Co więcej, wśród tegorocznych absolwentów są także mężczyźni, co świadczy o rosnącej atrakcyjności tego zawodu.
– Często są to osoby, które ukończyły inne kierunki, takie jak ratownictwo medyczne czy fizjoterapia. Pielęgniarstwo oferuje szeroki wachlarz możliwości, co przyciąga coraz więcej mężczyzn. Bardzo nas to cieszy – dodała.
Absolwentka Aleksandra Bowtruczuk już w liceum wiedziała, że chce zostać położną:
– Co prawda teraz, po studiach wiem, że mogą zdarzyć się różne nieprzyjemne historie, natomiast nie zmieniło to mojego przekonania o tym, że jest to zawód bardzo wdzięczny, blisko człowieka. Wybór kierunku podyktowany był sercem, nie było w tym kalkulacji, szacowania, czy to będzie zawód przyszłości, albo czy szczególnie dobrze płatny. Czułam i nadal czuję stojące za tym wyborem powołanie. Studia tylko wzmocniły moją pewność w kwestii dobrej decyzji o wyborze tego kierunku – podkreślała absolwentka.
Razem z nią kierunek położnictwo skończyło w tym roku 35 absolwentek.
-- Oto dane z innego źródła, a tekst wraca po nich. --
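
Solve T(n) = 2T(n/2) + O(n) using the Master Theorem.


a=2, b=2, c=1. log_2(2)=1 = c=1. Case 2: O(n^c log n) = O(n log n)
Complexity: O(n log n)


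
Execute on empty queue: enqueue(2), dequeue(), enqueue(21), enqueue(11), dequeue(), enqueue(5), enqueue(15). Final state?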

Odczarować stereotyp pielęgniarki
Julia Ostrowska, absolwentka kierunku pielęgniarstwo, oceniła, że to właśnie na studiach odkryła swoje prawdziwe powołanie.
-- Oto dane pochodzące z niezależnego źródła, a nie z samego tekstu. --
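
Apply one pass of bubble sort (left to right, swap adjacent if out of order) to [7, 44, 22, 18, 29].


After one pass: [7, 22, 18, 29, 44]


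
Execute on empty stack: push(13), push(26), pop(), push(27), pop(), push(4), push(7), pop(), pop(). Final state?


push(13) -> [13]
push(26) -> [13, 26]
pop() returns 26 -> [13]
push(27) -> [13, 27]
pop() returns 27 -> [13]
push(4) -> [13, 4]
push(7) -> [13, 4, 7]
pop() returns 7 -> [13, 4]
pop() returns 4 -> [13]
Final stack (bottom to top): [13]


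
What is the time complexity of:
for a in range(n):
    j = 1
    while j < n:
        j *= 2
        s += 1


Per nesting level: O(n) * O(log n) = O(n log n)
Complexity: O(n log n)


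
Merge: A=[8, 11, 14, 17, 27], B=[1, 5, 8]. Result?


Compare heads, take smaller each step.
Merged: [1, 5, 8, 8, 11, 14, 17, 27]


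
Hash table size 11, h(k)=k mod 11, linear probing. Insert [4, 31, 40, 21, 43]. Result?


Insertions: 4->slot 4; 31->slot 9; 40->slot 7; 21->slot 10; 43->slot 0
Table: [43, None, None, None, 4, None, None, 40, None, 31, 21]


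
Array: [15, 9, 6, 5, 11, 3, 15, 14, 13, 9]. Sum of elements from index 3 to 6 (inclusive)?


Prefix sums: [0, 15, 24, 30, 35, 46, 49, 64, 78, 91, 100]
Sum[3..6] = prefix[7] - prefix[3] = 64 - 30 = 34


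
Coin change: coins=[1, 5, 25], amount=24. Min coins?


dp[0]=0; dp[i]=1+min(dp[i-c] for c in coins)
...dp[19]=7, dp[20]=4, dp[21]=5, dp[22]=6, dp[23]=7, dp[24]=8
Minimum coins for 24 = 8


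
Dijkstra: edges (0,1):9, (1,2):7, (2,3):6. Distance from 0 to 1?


Dijkstra from 0:
Distances: {0: 0, 1: 9, 2: 16, 3: 22}
Shortest distance to 1 = 9, path = [0, 1]


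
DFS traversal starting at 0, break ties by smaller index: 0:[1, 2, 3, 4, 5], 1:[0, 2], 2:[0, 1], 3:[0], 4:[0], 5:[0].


DFS stack-based: start with [0]
Visit order: [0, 1, 2, 3, 4, 5]


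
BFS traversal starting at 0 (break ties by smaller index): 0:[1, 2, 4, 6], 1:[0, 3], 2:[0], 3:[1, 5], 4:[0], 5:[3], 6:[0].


BFS queue: start with [0]
Visit order: [0, 1, 2, 4, 6, 3, 5]


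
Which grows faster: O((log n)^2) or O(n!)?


polylogarithmic grows slower than factorial
O((log n)^2) is asymptotically smaller; O(n!) grows faster


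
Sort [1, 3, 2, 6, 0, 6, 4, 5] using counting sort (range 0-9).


Count array: [1, 1, 1, 1, 1, 1, 2, 0, 0, 0]
Reconstruct: [0, 1, 2, 3, 4, 5, 6, 6]


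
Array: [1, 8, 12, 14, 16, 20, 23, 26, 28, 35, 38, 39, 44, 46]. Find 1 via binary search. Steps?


Search for 1:
[0,13] mid=6 arr[6]=23
[0,5] mid=2 arr[2]=12
[0,1] mid=0 arr[0]=1
Total: 3 comparisons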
– Studia wniosły do mojego życia ogromną ilość praktycznej wiedzy, którą mogę teraz wykorzystywać w pracy. Jako pielęgniarka czuję się potrzebna społeczeństwu, co uważam za coś niezwykle pięknego. Tworzymy społeczność pielęgniarską, która nieustannie się rozwija i zmienia oblicze naszego zawodu. Pokazujemy, że pełniamy niezwykle istotną rolę w szpitalach i że nasza praca jest niezmiernie ważna – mówiła tegoroczna absolwentka.
Dyplomy i „czepkowanie”
Kulminacyjnym punktem wydarzenia było uroczyste wręczenie dyplomów oraz „czepkowanie” absolwentów. Prodziekan ds. Studenckich, prof. Ludmiła Marcinowicz, wręczała dyplomy, a opiekunowie kierunków pielęgniarstwa i położnictwa przypinali absolwentom symboliczne czepki. Ceremonia odbywała się z dużą dbałością o tradycje akademickie – absolwenci kolejno kłaniali się w kierunku sztandaru oraz publiczności, odbierali dyplomy, a opiekunowie kierunków przypinali im symboliczne czepki. Panowie – otrzymywali specjale przypinki w kształcie czepka.
Wcześniej zapalony został symboliczny lampion zwany lampką Nightingale – na wzór lampki jaką posługiwała się właśnie twórczyni współczesnego pielęgniarstwa Florence Nightingale, opiekując się rannymi i chorymi żołnierzami podczas wojny krymskiej. Lampion ten symbolizuje ciepło, niezawodność i życzliwość.